For instance, if your parents were yellers, but you know it's not very nice and something you don't want to do, then you don't do it. Right? Maybe not. I think people may not want to be yellers, but when it comes down to it, in certain situations, parents just don't know what to do, so they give in to yelling. Now luckily, yelling isn't one that I struggle with, nor did my parents, but it's easy for me to recognize and use as an example.
A difference I've noticed between my husband and me is our attitudes about work/manual labor. I remember looking at work/service projects as fun -- you get to spend time together, talk, and get something done. Of course it's not fun like going to an amusement park, but it feels good. My husband, on the other hand, always kind of grumbled and overall just doesn't like it.
This last week while my husband, father, and father-in-law were working on building us a new fence (ours had blown over in our December freak wind storm), I think I learned a reason why my husband and I have such different attitudes about physical work. While the guys were working away, I went outside to watch the progress. Everything was taking longer than expected, and I asked, "Are we having fun yet?" My dad responded with his normal, cheerful response and his obvious like of making things. My father-in-law said something that made me realize this was a burden to him. He commented that it's not fun now, but at least in the end we'd have something nice out of it.
"That's it!" I thought. This was why my husband and I think so differently about work! His dad didn't like it, so he doesn't; my dad did like it, so I do (mostly).
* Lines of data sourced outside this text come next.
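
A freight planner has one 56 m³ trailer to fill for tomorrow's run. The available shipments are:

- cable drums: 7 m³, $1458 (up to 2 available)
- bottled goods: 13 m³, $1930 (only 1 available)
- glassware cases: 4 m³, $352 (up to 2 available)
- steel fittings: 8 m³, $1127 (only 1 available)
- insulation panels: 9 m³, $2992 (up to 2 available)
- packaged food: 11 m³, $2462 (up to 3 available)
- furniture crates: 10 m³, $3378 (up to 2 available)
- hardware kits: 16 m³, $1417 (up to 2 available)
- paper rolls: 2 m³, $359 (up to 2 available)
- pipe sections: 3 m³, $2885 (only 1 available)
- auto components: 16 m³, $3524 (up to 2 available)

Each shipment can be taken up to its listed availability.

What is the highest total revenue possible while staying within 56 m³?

18805

By revenue per m³: pipe sections 961.67, furniture crates 337.80, insulation panels 332.44 lead.
2×insulation panels + packaged food + 2×furniture crates + 2×paper rolls + pipe sections uses 56 of the 56 m³ and totals 18805.
No other feasible combination exceeds 18805.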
I think that's a real generalization, but I do wonder how much of my husband's dislike of manual labor was passed to him from his father's attitude about it. Would my husband like work more had his dad been more positive about it? This really made me recognize that we probably do inadvertently pass on our attitudes to our children.
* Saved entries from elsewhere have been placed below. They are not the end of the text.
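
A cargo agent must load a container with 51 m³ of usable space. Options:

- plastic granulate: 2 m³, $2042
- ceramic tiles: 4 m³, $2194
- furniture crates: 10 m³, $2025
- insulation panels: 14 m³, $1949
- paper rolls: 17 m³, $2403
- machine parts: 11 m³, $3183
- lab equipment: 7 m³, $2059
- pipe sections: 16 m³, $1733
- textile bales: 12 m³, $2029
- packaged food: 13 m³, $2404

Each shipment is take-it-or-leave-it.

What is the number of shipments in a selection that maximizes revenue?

Optimal total is 13911.
For example plastic granulate + ceramic tiles + machine parts + lab equipment + textile bales + packaged food achieves it, using 49 m³.
Every optimal selection uses 6 shipments.

6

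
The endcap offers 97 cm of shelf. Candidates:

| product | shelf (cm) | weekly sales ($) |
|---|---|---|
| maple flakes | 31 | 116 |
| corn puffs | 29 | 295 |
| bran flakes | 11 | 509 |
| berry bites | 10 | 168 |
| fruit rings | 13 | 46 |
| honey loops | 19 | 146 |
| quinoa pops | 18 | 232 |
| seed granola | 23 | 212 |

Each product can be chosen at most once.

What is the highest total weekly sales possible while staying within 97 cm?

By weekly sales per cm: bran flakes 46.27, berry bites 16.80, quinoa pops 12.89 lead.
Taking corn puffs + bran flakes + berry bites + quinoa pops + seed granola: 91 cm used, 1416 in weekly sales.
The closest alternative, corn puffs + bran flakes + berry bites + honey loops + quinoa pops, reaches only 1350.

1416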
Now, I do recognize that maybe no matter how positive my husband's father could have been about work that my husband could still not like it, but I think that the chances of our children having a more positive attitude about it will be better when we are positive ourselves.
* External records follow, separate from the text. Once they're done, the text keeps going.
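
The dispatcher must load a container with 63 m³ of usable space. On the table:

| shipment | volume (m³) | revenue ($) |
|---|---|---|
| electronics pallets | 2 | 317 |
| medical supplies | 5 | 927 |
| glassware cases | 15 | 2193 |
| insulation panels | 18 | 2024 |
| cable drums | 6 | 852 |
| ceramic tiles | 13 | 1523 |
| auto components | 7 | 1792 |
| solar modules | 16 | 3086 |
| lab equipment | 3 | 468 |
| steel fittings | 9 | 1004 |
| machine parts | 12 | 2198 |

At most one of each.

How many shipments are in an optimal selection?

7

Optimal total is 11365.
One optimal bundle: electronics pallets + medical supplies + glassware cases + cable drums + auto components + solar modules + machine parts (63 m³).
Every optimal selection uses 7 shipments.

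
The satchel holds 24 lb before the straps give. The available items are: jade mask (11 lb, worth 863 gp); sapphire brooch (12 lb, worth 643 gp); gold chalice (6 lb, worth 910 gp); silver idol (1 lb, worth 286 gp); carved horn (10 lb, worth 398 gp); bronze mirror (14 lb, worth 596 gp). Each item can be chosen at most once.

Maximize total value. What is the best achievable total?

2059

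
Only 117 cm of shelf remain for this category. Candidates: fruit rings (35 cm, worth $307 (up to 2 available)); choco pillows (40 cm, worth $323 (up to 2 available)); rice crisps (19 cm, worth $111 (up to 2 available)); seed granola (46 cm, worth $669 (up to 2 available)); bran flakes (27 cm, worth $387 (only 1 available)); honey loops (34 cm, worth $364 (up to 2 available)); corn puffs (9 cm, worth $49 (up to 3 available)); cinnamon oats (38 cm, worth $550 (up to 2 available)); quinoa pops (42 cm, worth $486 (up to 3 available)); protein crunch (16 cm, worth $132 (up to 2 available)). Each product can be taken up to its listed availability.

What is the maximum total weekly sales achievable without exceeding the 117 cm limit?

Ranking by ratio (weekly sales/cm): seed granola 14.54, cinnamon oats 14.47, bran flakes 14.33, quinoa pops 11.57.
Taking the top-ratio products first gives 2×seed granola + corn puffs + protein crunch for 1519 (117 cm).
But seed granola + bran flakes + cinnamon oats fits in 111 cm and reaches 1606.
No other feasible combination exceeds 1606.

1606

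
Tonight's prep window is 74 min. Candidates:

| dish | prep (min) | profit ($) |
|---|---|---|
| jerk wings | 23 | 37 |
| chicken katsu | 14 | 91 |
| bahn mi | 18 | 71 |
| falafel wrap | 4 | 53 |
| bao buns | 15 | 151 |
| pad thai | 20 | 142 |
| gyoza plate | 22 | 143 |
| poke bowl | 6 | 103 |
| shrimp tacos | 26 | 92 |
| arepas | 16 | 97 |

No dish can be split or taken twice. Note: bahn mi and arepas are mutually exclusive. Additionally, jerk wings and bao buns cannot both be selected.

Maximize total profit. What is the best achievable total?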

Another thing I realized during this fence project was that I really wanted to be out there helping, but between nursing a baby and caring for three other kids, it was pretty much impossible. At first, I felt stuck inside doing "girl stuff" like making lunch and providing ice water. Then I realized my job of providing food and water was just as important as the work they were doing; it was just different. Then I realized, too, some people may actually prefer to be inside taking care of the kids and making the food rather than working on the fence. So, it wasn't so much a "girl thing" versus a "boy thing", but a personal preference. At this time, it just makes more sense for me to be inside nursing and my husband outside hauling around 60 lb. bags of cement.
You can see in the picture that our cute little girl was out helping by handing my husband the screws. I hope she remembers that working together can be fun and that if she likes building fences, great, but sometimes she'll have to be taking care of her babies, she can build fences later.